Ana Bejarano Ricaurte
El primero de enero de 1942, en plena Segunda Guerra Mundial, las potencias aliadas suscribieron la Declaración de las Naciones Unidas. Después, ese documento inspiró la creación de una nueva organización que garantizara la paz mundial y, posteriormente, devino en el hito fundacional del régimen de los derechos humanos en el mundo.
Como este era un nuevo organismo intergubernamental, el artículo 71 de la Carta describió a otros agentes que propendían por los mismos propósitos de la ONU, pero desde la sociedad civil, y los llamó, por primera vez en la historia, organizaciones no gubernamentales (ONG).
Las ONG hacen parte de la institucionalidad mundial que impulsó el esfuerzo histórico de la ONU. Era el reconocimiento de que un mundo respetuoso de los derechos humanos no sería una gesta solo de los países, sino también de los pueblos. Al definirlas, señaló: “cualquier grupo de ciudadanos voluntarios sin fines de lucro que se organiza a nivel local, nacional o internacional”.
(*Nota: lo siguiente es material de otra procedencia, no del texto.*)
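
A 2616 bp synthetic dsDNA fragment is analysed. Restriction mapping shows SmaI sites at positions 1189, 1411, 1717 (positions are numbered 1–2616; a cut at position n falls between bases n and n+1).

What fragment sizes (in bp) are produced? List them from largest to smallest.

Linear molecule, 3 cuts → 4 fragments:
  1189 − 0 = 1189 bp
  1411 − 1189 = 222 bp
  1717 − 1411 = 306 bp
  2616 − 1717 = 899 bp
Sorted largest to smallest: 1189, 899, 306, 222 bp.

1189, 899, 306, 222 bp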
Por supuesto, estas organizaciones las nombró la ONU pero existían desde antes y ya habían impulsado revoluciones. La abolición de la esclavitud o el sufragio femenino fueron conquistas que se pensaron, ejecutaron y alcanzaron gracias al compromiso indeclinable de los grupos de negros y mujeres que decidieron organizarse y perseguir un objetivo.
En América Latina, jardín de Estados fallidos y en ruinas, la existencia de las ONG ha sido la fibra sobre la cual en muchas ocasiones descansan el bienestar social, la justicia y la dignidad. El trabajo de la sociedad civil latinoamericana ha servido para suplir todo lo que la institucionalidad abandona: los procesos de desarrollo, el acceso a derechos fundamentales y el suministro de servicios básicos, así como otros más complejos están en cabeza de muchas ONG regadas por el continente.
Estas entidades son la manifestación organizada de lo que piensa y necesita una comunidad, en especial las que no son escuchadas en los centros de poder. Por supuesto que también las hay con propósitos de exclusión, pero en general son el resultado del hartazgo de los desvalidos con las injusticias. Son una manifestación improbable y corajuda del poder ciudadano.
Precisamente por ese poder es que el psiquiatra y sociópata principal del régimen venezolano, Jorge Rodríguez, promovió una ley para aplastar y criminalizar a las ONG. Todo esto gracias a la parodia que tienen montada según la cual la Asamblea Nacional debate y promulga leyes, como si esa no fuera una simple notaría para todos los abusos que se le ocurren a Rodríguez y al resto de la gavilla.
Claro que el Goebbels de Miraflores entiende que la sociedad civil que se organiza representa un enorme riesgo para la consolidación del absolutismo con el que pretenden aislarse del planeta para seguir repartiéndose el erario venezolano mientras el pueblo pasa hambre.
Esto lo saben todos los autócratas del mundo sin distingo de ideología. Por eso ahora Maduro copia lo que hace Ortega en Nicaragua, Milei la emprende contra las organizaciones que protestan en su contra o Bukele persigue y criminaliza la voz de la ciudadanía a su antojo.
En Colombia, la sociedad civil organizada ha sido terreno fértil para la vida y la verdad. A nuestras ONG debemos también victorias como la Constitución del 91 o los procesos de memoria y justicia por cuenta de masivas violaciones de derechos humanos regadas por todo el país y en manos de todos los tipos de violentos que hemos producido. Por eso mismo es un sector estigmatizado, perseguido y violentado por el Estado y el establecimiento, pero ahí sigue vibrante, diverso y fuerte.
Por eso no necesitamos que venga Iván Duque, que permitió —por decir lo menos— crímenes de lesa humanidad durante el pasado paro nacional, a defender a las organizaciones de derechos humanos en Venezuela. Necesitamos que alcen la voz las ONG colombianas, que sea el sector que tanto ha batallado por la vida y la libertad acá que también le duela el borramiento de las ciudadanías libres al cruzar el río Arauca. Quienes llevan décadas luchando en Colombia por los derechos humanos mancharán para siempre su legado y su futuro con su silencio frente a la dictadura venezolana.
Con la inclemente persecución a periodistas, defensores de derechos humanos, críticos y activistas políticos pretenden eliminar los peligros que amenazan su cleptocracia. Lo que no han entendido es que pueden congelar a la sociedad civil, pero el hielo del totalitarismo se derrite y ella siempre vuelve a luchar.